By BosNewsLife Americas Service

Cuban leader Raul Castro under pressure to improve religious freedom.

HAVANA, CUBA (BosNewsLife)– As the countdown began Thursday, March 1, for Pope Benedict XVI’s visit to Cuba this month, there were reports that authorities have barred several known dissidents and their family members from attending church services, while several pastors were mistreated. 

Among those being targeted is Caridad Caballero Batista of ‘Ladies in White’, a group marching for the release of religious and political prisoners on the Communist-run island, Christian rights activists said.   

Since January 8, Caballero Batista, her husband and 19 year-old son “have been barred by the authorities from attending Catholic catechism classes and participating in any other religious activity,” confirmed advocacy group Christian Solidarity Worldwide (CSW) in a statement to BosNewsLife.

Security forces have reportedly surrounded Batista’s family home each Sunday, preventing them from attending Sunday mass at the Jesus Christ Redeemer Church in the Pueblo Nuevo neighborhood of Holguin City, in eastern Cuba.

In published remarks, she said the agents have also followed her husband, Esteban Sade Suarez, and son, Erik Esteban  Sade Caballero, on their way to attend catechism, and “physically” and sometimes “violently” prevented them from attending.

Elsewhere, four Protestant church leaders were also mistreated and detained on February 25 in Bayamo, Granma Province, while evangelizing in the local bus station, Christians said. One of those captured, Juan Moreno, was allegedly so badly beaten by state security agents that he had to be hospitalized. The other three were released after being held for several hours, CSW said. 

In Batista’s case the harassment has made it apparently difficult to complete to receive their First Communion Confirmation, a Catholic tradition, after completing two years of catechism. “God made us free and we are not going to stop trying to go to church,” Caballero Batista said in remarks distributed by CSW.

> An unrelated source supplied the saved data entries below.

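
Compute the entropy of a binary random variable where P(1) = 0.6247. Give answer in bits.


H = -p*log2(p) - (1-p)*log2(1-p). -0.6247*log2(0.6247) = 0.424024; -0.3753*log2(0.3753) = 0.530631. H = 0.424024 + 0.530631 = 0.9547

0.9547 bits


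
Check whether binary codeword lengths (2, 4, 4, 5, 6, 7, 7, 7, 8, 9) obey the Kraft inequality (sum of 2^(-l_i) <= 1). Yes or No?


Kraft sum = sum(2^(-l_i)) = 0.4512, need <= 1. Result: satisfied (a binary prefix-free code with these lengths exists)

Yes


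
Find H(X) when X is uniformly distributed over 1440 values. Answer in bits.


H = log2(n) = log2(1440) = 10.4919

10.4919 bits


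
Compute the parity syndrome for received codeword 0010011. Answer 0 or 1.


Syndrome = XOR of all bits = 0 XOR 0 XOR 1 XOR 0 XOR 0 XOR 1 XOR 1 = 1

1


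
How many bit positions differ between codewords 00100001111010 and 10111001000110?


Count differing positions: ^ . . ^ ^ . . . ^ ^ ^ ^ . . = 7 differences

7


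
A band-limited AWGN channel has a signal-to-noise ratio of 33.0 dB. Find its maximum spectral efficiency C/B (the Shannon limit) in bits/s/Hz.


SNR_linear = 10^(33.0/10) = 1995.2623; C/B = log2(1 + SNR_linear) = log2(1 + 1995.2623) = 10.9631

10.9631 bits/s/Hz


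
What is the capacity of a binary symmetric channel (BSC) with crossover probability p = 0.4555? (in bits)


H(p) = -p*log2(p) - (1-p)*log2(1-p) = -0.4555*log2(0.4555) - 0.5445*log2(0.5445) = 0.516754 + 0.477524 = 0.9943. C = 1 - H(p) = 1 - 0.9943 = 0.0057

0.0057 bits


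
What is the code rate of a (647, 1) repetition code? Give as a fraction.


Rate = k/n = 1/647

1/647


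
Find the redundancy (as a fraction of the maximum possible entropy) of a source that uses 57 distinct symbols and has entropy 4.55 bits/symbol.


H_max = log2(K) = log2(57) = 5.8329 bits/symbol. Redundancy = 1 - H/H_max = 1 - 4.55/5.8329 = 1 - 0.7801 = 0.2199

0.2199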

“We want to receive communion and be confirmed in our church and we have worked hard for this. While are all sinners and need forgiveness, we have not broken any laws. All we ask is that the government respect our religious freedom.” She added that her son is not involved in any political activities or affiliated
with any civil society group.


Across the island, members of the Ladies in White group, the majority of whom are Roman Catholic, are reportedly being prevented each Sunday by state security agents from attending religious services or “severely harassed” when they attempt to do so, CSW said.
The group said there has been “a sharp increase in cases of religious freedom violations” ahead of the pope’s March 26-28 visit.
CSW’s Advocacy Director Andrew Johnston said that as Cuba prepares for Pope Benedict XVI’s arrival ” authorities must be held to account for their continuous and escalating violations of religious freedom.”

He said his group has urged authorities to cease the harassment as “attacks on those who are merely trying to practice their religious faith must stop.”

Cuban authorities have denied wrongdoing and the existence of “dissidents”, describing them instead as “mercenaries of the United States” who are aimed at undermining the island’s social revolution.